Irabu, 42, was found dead at his house Wednesday night in the posh L.A. suburb of Rancho Palos Verdes. He reportedly hanged himself – perhaps despondent after his wife left him, taking with her their two young daughters.
Irabu spent six seasons in the majors from 1997 to 2002 with a career record of 34-35 record and 5.15 ERA. He won two World Series titles with the Yankees (1998 and 1999), but never actually appeared in a Series game.
The Yankees released the following statement following news of his death:
“We are deeply saddened to learn of the passing of Hideki Irabu. Every player that wears the Pinstripes is forever a part of the Yankees family, and his death is felt throughout our organization. Our sympathies and support go out to his wife, Kyonsu, his two children, and all of his friends and loved ones.”
Despite that statement, Yankees owner George Steinbrenner often ridiculed Irabu, calling him a “fat … toad” because of his weight.
Prior to joining the Yankees, Irabu was a star Japanese pitcher. His contract was purchased in 1997 by the San Diego Padres from the Lotte Orions (now Chiba Lotte Marines). However, in a brazen move, Irabu insisted he would only play for New York and forced a trade.
The Padres sent Irabu, then 28, to the Yankees, where he signed a four-year, $12.8 million deal.
After three seasons with the Yankees (after the 1999 season), Irabu was traded to the Montreal Expos, where he appeared in only 14 games. In the two seasons with the Expos, he was 2-7 with a 6.69 ERA over 71 1/3 innings.
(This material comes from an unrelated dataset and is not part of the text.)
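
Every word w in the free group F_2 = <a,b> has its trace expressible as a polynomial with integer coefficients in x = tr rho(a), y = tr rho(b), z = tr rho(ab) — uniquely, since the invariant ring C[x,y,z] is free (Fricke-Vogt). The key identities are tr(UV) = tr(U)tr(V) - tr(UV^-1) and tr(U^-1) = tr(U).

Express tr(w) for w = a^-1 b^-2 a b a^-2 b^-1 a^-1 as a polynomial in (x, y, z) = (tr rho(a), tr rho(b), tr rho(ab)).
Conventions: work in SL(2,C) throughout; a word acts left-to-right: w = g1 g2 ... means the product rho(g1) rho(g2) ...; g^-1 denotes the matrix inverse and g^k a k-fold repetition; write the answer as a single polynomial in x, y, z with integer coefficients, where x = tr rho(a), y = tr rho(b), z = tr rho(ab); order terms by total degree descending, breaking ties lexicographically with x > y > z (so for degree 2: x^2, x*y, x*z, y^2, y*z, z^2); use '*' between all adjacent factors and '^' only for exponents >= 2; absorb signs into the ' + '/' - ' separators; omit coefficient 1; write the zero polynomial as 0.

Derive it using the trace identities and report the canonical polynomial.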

Before the 2002 season, Irabu signed with the Texas Rangers as a free agent. He spent his final season as a reliever, appearing in 38 games with 16 saves.
“He was a world-class pitcher,” said former major league manager Bobby Valentine, who managed Irabu in Japan in 1995. “When Nolan Ryan saw him, he said he had never seen anything like it. There were just some days when he was as good a pitcher as I had ever seen. A fabulous arm.”
“He was a wonderful talent. It’s a real shock,” said Masanori Murakami, the first Japanese to pitch in Major League Baseball (MLB).
“It’s a shame. He was still so young,” Murakami told Reuters.